PD-1 receptor occupancy evaluation was performed with blood samples obtained from 9 patients enrolled in clinical study CIBI308A101 (NCT02937116). Patients diagnosed with advanced solid tumor were treated with IV sintilimab (1, 3, or 10 mg/kg) on day 0, day 28, and once every 2 weeks thereafter. Receptor occupancy of sintilimab on circulating CD3 T cells was investigated by flow cytometry of blood samples collected on day 0, day 1 (post-sintilimab injection), day 7, 13 and 27 (before sintilimab injection). Briefly, peripheral blood aliquots were preincubated (30 min at 37°C) with a saturating concentration (30 μg/mL) of sintilimab or human IgG4. After extensive washing with BSA, samples were co-stained with anti-CD3 fluorescein isothiocyanate (Cat. #: 555339, BD Biosciences) and biotin mouse anti-human IgG4 (Cat. #: 555879, BD Biosciences) plus APC-streptavidin. PD-1 occupancy in CD3 + T cells was calculated as the ratio of cells positive for anti-human IgG4 (of aliquot saturated with IgG4) to that saturated with sintilimab.

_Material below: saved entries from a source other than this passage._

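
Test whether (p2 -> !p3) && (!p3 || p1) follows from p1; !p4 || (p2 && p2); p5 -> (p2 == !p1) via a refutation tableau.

No

Initial set: {T p1; T (!p4 || (p2 && p2)); T (p5 -> (p2 == !p1)); F ((p2 -> !p3) && (!p3 || p1))}.
T (!p4 || (p2 && p2)): β-rule — branch into T !p4  //  T (p2 && p2).
  branch 1 (add T !p4):
    T (p5 -> (p2 == !p1)): β-rule — branch into F p5  //  T (p2 == !p1).
      branch 1.1 (add F p5):
        F ((p2 -> !p3) && (!p3 || p1)): β-rule — branch into F (p2 -> !p3)  //  F (!p3 || p1).
          branch 1.1.1 (add F (p2 -> !p3)):
            F (p2 -> !p3): α-rule — add T p2, F !p3.
            ○ open, literals {p1=true, p2=true, p3=true, p4=false, p5=false}.
          branch 1.1.2 (add F (!p3 || p1)):
            F (!p3 || p1): α-rule — add F !p3, F p1.
            × closes — contains both p1 and !p1.
      branch 1.2 (add T (p2 == !p1)):
        F ((p2 -> !p3) && (!p3 || p1)): β-rule — branch into F (p2 -> !p3)  //  F (!p3 || p1).
          branch 1.2.1 (add F (p2 -> !p3)):
            F (p2 -> !p3): α-rule — add T p2, F !p3.
            T (p2 == !p1): β-rule — branch into T p2, T !p1  //  F p2, F !p1.
              branch 1.2.1.1 (add T p2, T !p1):
                × closes — contains both p1 and !p1.
              branch 1.2.1.2 (add F p2, F !p1):
                × closes — contains both p2 and !p2.
          branch 1.2.2 (add F (!p3 || p1)):
            F (!p3 || p1): α-rule — add F !p3, F p1.
            × closes — contains both p1 and !p1.
  branch 2 (add T (p2 && p2)):
    T (p2 && p2): α-rule — add T p2, T p2.
    T (p5 -> (p2 == !p1)): β-rule — branch into F p5  //  T (p2 == !p1).
      branch 2.1 (add F p5):
        F ((p2 -> !p3) && (!p3 || p1)): β-rule — branch into F (p2 -> !p3)  //  F (!p3 || p1).
          branch 2.1.1 (add F (p2 -> !p3)):
            F (p2 -> !p3): α-rule — add T p2, F !p3.
            ○ open, literals {p1=true, p2=true, p3=true, p5=false}.
          branch 2.1.2 (add F (!p3 || p1)):
            F (!p3 || p1): α-rule — add F !p3, F p1.
            × closes — contains both p1 and !p1.
      branch 2.2 (add T (p2 == !p1)):
        F ((p2 -> !p3) && (!p3 || p1)): β-rule — branch into F (p2 -> !p3)  //  F (!p3 || p1).
          branch 2.2.1 (add F (p2 -> !p3)):
            F (p2 -> !p3): α-rule — add T p2, F !p3.
            T (p2 == !p1): β-rule — branch into T p2, T !p1  //  F p2, F !p1.
              branch 2.2.1.1 (add T p2, T !p1):
                × closes — contains both p1 and !p1.
              branch 2.2.1.2 (add F p2, F !p1):
                × closes — contains both p2 and !p2.
          branch 2.2.2 (add F (!p3 || p1)):
            F (!p3 || p1): α-rule — add F !p3, F p1.
            × closes — contains both p1 and !p1.
8 branches closed, 2 open.
An open branch gives a countermodel: p1=true, p2=true, p3=true, p4=false, p5=false (unmentioned atoms arbitrary); the premises hold there but the conclusion fails.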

Immunogenicity characterization

Ongoing immunogenicity evaluations have been performed with samples from 381 patients enrolled in 4 clinical studies (Trial identifiers: NCT02937116, NCT03116152, NCT03114683, and NCT03150875). Patients were treated with 200 mg of sintilimab IV every 3 weeks. Three hundred and eighty-one patients were included, with a maximum of 38 treatment cycles for a total of 1514 samples. A validated, qualitative electrochemiluminescence (ECL) bridging immunoassay was used to detect the presence of ADA in patient serum samples. All analyses were performed using a three-tiered testing approach (screen, confirm, and titer) in accordance with applicable guidelines.[31,32] ADA-positive samples were further tested for the presence of NAb using a validated competitive ligand binding assay. The overall immunogenicity incidence was defined as the proportion of patients detected ADAs/NAbs positive to the total number of evaluable patients.

Statistical analyses

Results are presented as mean ± standard error means (SEM). Statistical analyses were performed using GraphPad Prism 6.0 statistical software (GraphPad Software Inc., San Diego, California, USA). A p-value of <0.05 was considered significant (*p < .05, **p < .01 and ***p < .001).